You get the picture. The load instructions take the same barrel shift arguments as the move instructions, so LSL, LSR, ASL, ASR, and ROR are all valid. The interesting stuff happens when you have the ability to use a register as a pointer while modifying the pointer and the destination. There are two ways of doing this, post-index addressing, and pre-index addressing. These correspond roughly to the postincrement (a++) and preincrement (++a) operators in C. Here is a post-increment operator
 	ldr	r0, [r1], #4
Move the contents of data pointed to by r1 to r0, and stores the value r1+4 in r1. This achieves r0 = *(r1), r1 = r1 + 1. As before, variants where registers are used as offsets and shifted registers as offsets are valid.
 	ldr	r0, [r1], r2
 	ldr	r0, [r1], r2, asl #4

In pre-indexed addressing, we modify the base address register before loading the address from the memory to the register. This is indicated by an exclamation mark at the end of the address, indicating that it is written first.
 	ldr	r0, [r1, #4]!
Increase the content of r1 by 4, and then move the contents of data pointed to by (r1) to r0. This achieves r1 = r1 + 4, r0 = *(r1)
 	ldr	r0, [r1, r2]!
Increase the content of r1 by the contents of r2, and then move the contents of data pointed to by (r1) to r0. This achieves r1 = r1 + r2, r0 = *(r1)
 	ldr	r0, [r1, r2,  #4 ]!
You get the idea. Any registers r0-r15 can be used where r0, r1, and r2 are used in examples above.
All those examples dealt with loading contents from memory to registers. For storing to memory, we use the STR opcode instead of the LDR opcode. The same addressing modes can be used to store values from registers into memory. Here are a few examples.
 	str	r0, [r1], #4
Move the contents of r0 into memory pointed to by r1, and stores the value r1+4 in r1. This achieves *(r1) = r0, r1 = r1 + 1. As before, variants where registers are used as offsets and shifted registers as offsets are valid.
 	str	r0, [r1]
Move contents of r0 into address pointed to by register r1 *(r1) = r0
 	str	r0, [r1], r2
Move contents of r0 into address pointed to by r1, and increment r1 by contents of r2. *r1 = r0, r1 = r1 + r2

References
Register move instructions and indexing modes is perhaps the hardest part of ARM assembly. You should take solace in the fact that the addressing modes are considerably less complicated than the madness of segment registers on Intel processors.

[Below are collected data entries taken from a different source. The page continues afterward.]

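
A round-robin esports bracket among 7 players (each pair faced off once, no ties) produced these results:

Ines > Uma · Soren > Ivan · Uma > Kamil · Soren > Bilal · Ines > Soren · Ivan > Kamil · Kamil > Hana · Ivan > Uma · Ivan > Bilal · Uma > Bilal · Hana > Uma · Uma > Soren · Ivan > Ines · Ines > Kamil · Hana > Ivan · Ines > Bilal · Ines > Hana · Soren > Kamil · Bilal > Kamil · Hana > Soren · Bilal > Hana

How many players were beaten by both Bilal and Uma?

Bilal beat: Hana, Kamil.
Uma beat: Soren, Bilal, Kamil.
Both beat: Kamil — 1.

1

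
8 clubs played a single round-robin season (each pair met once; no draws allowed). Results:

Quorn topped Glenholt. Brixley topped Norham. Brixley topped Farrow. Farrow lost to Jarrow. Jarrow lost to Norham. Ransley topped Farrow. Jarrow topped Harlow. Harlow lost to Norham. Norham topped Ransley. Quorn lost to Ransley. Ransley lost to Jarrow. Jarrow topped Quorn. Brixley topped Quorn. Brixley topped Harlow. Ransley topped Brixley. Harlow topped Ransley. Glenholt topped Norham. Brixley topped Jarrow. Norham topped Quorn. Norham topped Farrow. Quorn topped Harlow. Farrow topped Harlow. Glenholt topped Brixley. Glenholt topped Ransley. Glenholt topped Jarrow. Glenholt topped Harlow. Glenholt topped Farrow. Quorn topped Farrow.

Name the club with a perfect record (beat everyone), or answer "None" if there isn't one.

None

Highest win total is Glenholt with 6 (out of 7 possible).
Glenholt lost to Quorn, so no club went undefeated.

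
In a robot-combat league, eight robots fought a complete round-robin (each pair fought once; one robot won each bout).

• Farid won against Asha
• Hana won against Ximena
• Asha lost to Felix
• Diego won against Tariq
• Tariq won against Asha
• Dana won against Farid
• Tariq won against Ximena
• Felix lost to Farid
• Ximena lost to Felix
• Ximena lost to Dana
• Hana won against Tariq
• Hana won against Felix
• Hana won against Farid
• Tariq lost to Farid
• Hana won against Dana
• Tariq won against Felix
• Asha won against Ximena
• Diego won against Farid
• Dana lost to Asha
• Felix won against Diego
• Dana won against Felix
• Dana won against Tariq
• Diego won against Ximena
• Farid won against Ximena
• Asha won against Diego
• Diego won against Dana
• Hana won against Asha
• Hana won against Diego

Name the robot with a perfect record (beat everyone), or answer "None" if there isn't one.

Hana

Hana has 7 wins out of 7 opponents — a perfect record.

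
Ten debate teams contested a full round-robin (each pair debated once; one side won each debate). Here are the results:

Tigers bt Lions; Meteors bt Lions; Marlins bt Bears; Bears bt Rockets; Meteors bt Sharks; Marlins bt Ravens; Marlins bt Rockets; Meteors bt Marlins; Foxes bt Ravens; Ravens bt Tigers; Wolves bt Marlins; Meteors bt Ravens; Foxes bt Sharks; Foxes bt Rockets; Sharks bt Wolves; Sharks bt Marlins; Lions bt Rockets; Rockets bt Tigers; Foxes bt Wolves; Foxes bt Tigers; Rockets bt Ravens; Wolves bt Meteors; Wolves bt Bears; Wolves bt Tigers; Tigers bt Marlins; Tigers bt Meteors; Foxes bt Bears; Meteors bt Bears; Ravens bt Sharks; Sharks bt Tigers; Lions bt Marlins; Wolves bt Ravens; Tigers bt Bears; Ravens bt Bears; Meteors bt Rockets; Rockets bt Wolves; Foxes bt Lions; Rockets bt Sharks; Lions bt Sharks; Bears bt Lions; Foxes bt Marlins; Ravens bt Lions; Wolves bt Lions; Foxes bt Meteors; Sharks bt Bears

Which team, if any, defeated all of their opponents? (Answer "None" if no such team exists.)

Foxes has 9 wins out of 9 opponents — a perfect record.

Foxes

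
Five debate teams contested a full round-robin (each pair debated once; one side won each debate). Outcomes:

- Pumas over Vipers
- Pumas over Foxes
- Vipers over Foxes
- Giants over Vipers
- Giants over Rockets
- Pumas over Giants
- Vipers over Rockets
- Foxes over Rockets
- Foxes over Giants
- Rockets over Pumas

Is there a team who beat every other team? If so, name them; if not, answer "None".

Highest win total is Pumas with 3 (out of 4 possible).
Pumas lost to Rockets, so no team went undefeated.

None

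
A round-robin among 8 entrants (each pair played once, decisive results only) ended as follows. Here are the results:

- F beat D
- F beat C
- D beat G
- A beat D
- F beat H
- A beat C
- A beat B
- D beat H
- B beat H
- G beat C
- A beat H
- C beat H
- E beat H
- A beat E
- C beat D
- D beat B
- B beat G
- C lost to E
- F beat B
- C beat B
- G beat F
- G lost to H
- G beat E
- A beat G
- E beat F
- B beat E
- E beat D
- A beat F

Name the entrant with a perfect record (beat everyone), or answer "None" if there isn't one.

A has 7 wins out of 7 opponents — a perfect record.

A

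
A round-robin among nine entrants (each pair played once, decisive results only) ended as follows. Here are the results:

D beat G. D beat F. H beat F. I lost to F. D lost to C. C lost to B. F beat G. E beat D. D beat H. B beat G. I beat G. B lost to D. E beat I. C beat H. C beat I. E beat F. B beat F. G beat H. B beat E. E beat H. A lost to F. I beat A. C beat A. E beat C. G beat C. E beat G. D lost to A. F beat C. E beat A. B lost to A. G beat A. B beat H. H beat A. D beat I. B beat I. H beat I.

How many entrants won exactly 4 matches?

2

Win totals: A 2, B 6, C 4, D 5, E 7, F 4, G 3, H 3, I 2.
Exactly 4: C, F — 2 entrants.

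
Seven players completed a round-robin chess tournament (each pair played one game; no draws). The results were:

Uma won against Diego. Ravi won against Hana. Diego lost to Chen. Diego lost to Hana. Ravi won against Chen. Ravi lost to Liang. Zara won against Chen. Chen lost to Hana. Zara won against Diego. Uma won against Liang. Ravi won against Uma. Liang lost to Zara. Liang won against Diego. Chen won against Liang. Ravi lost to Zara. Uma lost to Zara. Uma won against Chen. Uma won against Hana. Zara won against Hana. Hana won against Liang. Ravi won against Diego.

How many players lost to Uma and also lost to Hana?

3

Uma beat: Diego, Hana, Liang, Chen.
Hana beat: Diego, Liang, Chen.
Both beat: Diego, Liang, Chen — 3.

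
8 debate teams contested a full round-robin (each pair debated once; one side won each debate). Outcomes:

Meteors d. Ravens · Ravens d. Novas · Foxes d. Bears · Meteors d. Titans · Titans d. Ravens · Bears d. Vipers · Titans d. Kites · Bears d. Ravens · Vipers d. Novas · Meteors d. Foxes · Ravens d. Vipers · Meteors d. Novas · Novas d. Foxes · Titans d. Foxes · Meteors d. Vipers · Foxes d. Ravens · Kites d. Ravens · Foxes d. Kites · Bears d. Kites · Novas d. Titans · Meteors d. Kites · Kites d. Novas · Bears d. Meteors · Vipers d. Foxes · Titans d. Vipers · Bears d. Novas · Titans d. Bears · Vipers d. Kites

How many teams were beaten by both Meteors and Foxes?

Meteors beat: Titans, Foxes, Ravens, Kites, Vipers, Novas.
Foxes beat: Ravens, Kites, Bears.
Both beat: Ravens, Kites — 2.

2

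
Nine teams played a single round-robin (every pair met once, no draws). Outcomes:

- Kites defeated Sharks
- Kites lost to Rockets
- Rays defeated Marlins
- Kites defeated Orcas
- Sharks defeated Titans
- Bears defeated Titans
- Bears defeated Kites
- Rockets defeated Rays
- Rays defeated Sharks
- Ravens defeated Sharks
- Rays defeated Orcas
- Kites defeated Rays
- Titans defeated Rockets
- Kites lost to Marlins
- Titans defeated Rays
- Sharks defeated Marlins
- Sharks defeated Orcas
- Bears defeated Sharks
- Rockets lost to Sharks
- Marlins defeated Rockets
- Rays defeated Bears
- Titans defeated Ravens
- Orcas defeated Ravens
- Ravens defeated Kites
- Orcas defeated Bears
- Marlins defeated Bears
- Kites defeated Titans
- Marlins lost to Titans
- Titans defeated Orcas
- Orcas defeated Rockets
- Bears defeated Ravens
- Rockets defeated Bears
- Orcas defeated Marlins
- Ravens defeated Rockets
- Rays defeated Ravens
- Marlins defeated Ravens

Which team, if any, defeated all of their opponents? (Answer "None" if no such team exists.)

Highest win total is Titans with 5 (out of 8 possible).
Titans lost to Kites, Sharks, Bears, so no team went undefeated.

None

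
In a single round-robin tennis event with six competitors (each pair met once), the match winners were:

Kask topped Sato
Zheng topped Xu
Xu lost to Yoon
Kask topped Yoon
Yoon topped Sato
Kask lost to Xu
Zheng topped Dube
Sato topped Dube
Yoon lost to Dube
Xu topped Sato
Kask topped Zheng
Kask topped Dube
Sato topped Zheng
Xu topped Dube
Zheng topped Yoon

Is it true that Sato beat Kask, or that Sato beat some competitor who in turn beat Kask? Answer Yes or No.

Sato did not beat Kask directly.
Sato beat Dube, Zheng, but each of them lost to Kask. No two-step path.

No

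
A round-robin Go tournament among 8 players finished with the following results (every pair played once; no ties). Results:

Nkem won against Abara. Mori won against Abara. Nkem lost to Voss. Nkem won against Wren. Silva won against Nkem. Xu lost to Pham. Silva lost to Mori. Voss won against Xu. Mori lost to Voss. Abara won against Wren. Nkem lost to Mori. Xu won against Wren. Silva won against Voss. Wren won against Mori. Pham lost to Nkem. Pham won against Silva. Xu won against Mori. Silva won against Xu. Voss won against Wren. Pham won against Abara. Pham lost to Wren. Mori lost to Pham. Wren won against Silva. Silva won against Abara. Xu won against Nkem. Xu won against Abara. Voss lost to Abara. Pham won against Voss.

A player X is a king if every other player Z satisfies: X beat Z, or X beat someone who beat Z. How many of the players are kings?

8

Mori reaches everyone (king).
Nkem reaches everyone (king).
Voss reaches everyone (king).
Pham reaches everyone (king).
Abara reaches everyone (king).
Silva reaches everyone (king).
Xu reaches everyone (king).
Wren reaches everyone (king).
Kings: Mori, Nkem, Voss, Pham, Abara, Silva, Xu, Wren — 8.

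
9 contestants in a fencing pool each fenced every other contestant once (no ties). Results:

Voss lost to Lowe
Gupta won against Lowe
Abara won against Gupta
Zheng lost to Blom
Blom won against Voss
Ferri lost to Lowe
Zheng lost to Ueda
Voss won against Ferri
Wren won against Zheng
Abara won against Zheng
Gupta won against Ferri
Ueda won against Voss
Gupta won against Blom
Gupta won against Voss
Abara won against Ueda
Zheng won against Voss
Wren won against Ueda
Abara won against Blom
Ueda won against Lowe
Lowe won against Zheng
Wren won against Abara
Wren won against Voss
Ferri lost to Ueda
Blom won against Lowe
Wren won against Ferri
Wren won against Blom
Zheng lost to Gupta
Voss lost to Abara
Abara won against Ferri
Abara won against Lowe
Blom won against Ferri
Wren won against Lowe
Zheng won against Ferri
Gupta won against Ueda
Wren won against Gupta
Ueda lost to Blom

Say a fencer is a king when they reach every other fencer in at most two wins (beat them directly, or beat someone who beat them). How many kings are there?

1

Abara cannot reach Wren in two steps.
Wren reaches everyone (king).
Zheng cannot reach Abara, Wren, Gupta, Ueda, Blom, Lowe in two steps.
Gupta cannot reach Abara, Wren in two steps.
Ferri cannot reach Abara, Wren, Zheng, Gupta, Ueda, Blom, Lowe, Voss in two steps.
Ueda cannot reach Abara, Wren, Gupta, Blom in two steps.
Blom cannot reach Abara, Wren, Gupta in two steps.
Lowe cannot reach Abara, Wren, Gupta, Ueda, Blom in two steps.
Voss cannot reach Abara, Wren, Zheng, Gupta, Ueda, Blom, Lowe in two steps.
Kings: Wren — 1.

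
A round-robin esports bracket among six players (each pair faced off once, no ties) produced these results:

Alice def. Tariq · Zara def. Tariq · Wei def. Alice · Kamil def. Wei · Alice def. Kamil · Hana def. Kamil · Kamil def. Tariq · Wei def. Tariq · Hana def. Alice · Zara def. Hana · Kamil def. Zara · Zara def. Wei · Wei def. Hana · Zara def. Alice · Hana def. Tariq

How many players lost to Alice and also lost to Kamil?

1

Alice beat: Tariq, Kamil.
Kamil beat: Wei, Tariq, Zara.
Both beat: Tariq — 1.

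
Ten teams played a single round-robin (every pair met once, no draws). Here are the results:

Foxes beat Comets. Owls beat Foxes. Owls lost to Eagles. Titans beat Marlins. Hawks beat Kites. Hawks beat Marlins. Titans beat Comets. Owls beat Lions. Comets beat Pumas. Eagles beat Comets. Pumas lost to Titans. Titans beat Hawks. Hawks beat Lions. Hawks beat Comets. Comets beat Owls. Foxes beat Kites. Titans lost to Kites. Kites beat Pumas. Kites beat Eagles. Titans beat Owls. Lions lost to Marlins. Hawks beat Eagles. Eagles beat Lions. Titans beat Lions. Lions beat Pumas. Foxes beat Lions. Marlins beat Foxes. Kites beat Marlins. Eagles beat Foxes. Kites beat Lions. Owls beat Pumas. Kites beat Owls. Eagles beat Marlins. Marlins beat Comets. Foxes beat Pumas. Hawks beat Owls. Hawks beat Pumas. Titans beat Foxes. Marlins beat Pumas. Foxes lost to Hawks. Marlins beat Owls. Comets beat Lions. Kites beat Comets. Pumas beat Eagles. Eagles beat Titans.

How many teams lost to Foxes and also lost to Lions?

Foxes beat: Comets, Lions, Pumas, Kites.
Lions beat: Pumas.
Both beat: Pumas — 1.

1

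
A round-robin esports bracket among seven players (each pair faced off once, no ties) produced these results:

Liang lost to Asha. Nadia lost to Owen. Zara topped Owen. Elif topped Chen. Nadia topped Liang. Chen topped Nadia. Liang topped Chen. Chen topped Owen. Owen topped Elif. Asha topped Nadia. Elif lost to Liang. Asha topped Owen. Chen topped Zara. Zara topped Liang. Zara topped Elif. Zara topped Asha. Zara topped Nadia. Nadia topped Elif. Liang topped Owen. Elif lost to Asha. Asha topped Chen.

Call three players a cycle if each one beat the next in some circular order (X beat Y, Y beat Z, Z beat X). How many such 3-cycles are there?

Win totals: Elif 1, Liang 3, Asha 5, Owen 2, Chen 3, Zara 5, Nadia 2.
A player with w wins dominates both others in C(w,2) triples; summing gives 0 + 3 + 10 + 1 + 3 + 10 + 1 = 28 transitive triples.
Total triples C(7,3) = 35, so cyclic triples = 35 − 28 = 7.

7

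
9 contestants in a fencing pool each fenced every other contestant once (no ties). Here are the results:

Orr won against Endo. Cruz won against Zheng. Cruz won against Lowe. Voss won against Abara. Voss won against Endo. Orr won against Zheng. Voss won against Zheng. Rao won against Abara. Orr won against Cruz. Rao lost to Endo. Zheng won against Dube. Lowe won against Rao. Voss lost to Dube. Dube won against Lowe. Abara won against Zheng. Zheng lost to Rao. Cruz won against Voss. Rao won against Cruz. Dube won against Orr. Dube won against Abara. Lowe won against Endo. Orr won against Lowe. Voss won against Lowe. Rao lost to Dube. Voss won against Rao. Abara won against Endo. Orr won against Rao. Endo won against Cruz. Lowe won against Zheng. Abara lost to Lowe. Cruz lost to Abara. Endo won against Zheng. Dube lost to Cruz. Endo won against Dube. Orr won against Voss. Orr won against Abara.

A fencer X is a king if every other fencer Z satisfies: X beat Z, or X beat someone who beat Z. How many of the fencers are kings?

4

Cruz reaches everyone (king).
Zheng cannot reach Cruz, Endo in two steps.
Rao cannot reach Orr in two steps.
Dube reaches everyone (king).
Abara cannot reach Orr in two steps.
Endo reaches everyone (king).
Voss cannot reach Orr in two steps.
Lowe cannot reach Voss, Orr in two steps.
Orr reaches everyone (king).
Kings: Cruz, Dube, Endo, Orr — 4.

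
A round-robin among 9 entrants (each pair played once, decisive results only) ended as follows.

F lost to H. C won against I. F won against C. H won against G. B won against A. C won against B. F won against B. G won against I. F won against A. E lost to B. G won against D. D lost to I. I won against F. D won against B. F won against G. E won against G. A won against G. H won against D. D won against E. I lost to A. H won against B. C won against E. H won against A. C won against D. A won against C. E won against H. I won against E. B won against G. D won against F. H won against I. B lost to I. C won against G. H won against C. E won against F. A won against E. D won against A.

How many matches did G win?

2

G's results: beat D, I; lost to A, B, C, E, F, H.
That is 2 wins.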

This is a basic introduction to the registers and addressing modes in ARM processors. In case you want more depth, Jasper Vijn's excellent introduction to ARM assembly covers these topics.

The authoritative technical reference for the ARM architecture is the ARM Application Reference Manual. It contains valuable technical information on all instructions in the ARM instruction set.